Por isso, fica inconcebível imaginar-se que o povo brasileiro possa declarar-se livre. Porque, além da má formação escolar, ou, até em números injustificáveis a falta dela, saber-se que cerca de 90% não consegue ter acesso à informação, sabendo-se que, no recente caso de quebra de sigilo fiscal que, em outros países representariam um desastre total para candidatura governista e, no Brasil, ao contrário, ela se mantém nos mesmo índices justamente porque a população, em sua quase totalidade, sequer sabe o que significa este direito contido na constituição do país, é possível perceber o quanto este mesmo povo acabou se constituindo em verdadeira massa de manobra, despojada de sua cidadania sobre a qual sequer tem consciência.
Fica claro, portanto, que povo educado é povo livre, e vice-versa. Infelizmente, no caso brasileiro, este ainda é um sonho distante, gostem ou não, porque por aqui, ainda se troca voto por um cartão de plástico através do qual consegue se manter em pé.

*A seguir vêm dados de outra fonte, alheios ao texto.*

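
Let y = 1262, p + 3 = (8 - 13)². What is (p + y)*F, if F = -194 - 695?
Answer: -1141476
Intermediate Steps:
p = 22 (p = -3 + (8 - 13)² = -3 + (-5)² = -3 + 25 = 22)
F = -889
(p + y)*F = (22 + 1262)*(-889) = 1284*(-889) = -1141476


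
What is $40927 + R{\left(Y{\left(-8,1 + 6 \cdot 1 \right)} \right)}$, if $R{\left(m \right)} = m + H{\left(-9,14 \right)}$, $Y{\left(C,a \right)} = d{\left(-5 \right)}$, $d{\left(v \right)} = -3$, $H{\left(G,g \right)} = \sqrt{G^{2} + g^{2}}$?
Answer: $40924 + \sqrt{277} \approx 40941.0$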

No que dia em este povo passar a ser tratado com respeito e dignidade, não porque os governantes acham conveniente à sua desmedida ambição política, mas porque assim o povo exige que seja feito, o faz por ser direito inalienável de cidadão, com plena consciêncica de si mesmo e de seus direitos, com a clareza que apenas o conhecimento, a educação e a cultura são capazes de lhe dar, é que começará a se livrar, definitivamente, dos grilhões que o mantém escravo da vontade dos oligarcas políticos mas, principalmente, dos tiranos populistas que lhes acenam com a fantasia colorida das mentiras, travestidos em salvadores da pátria.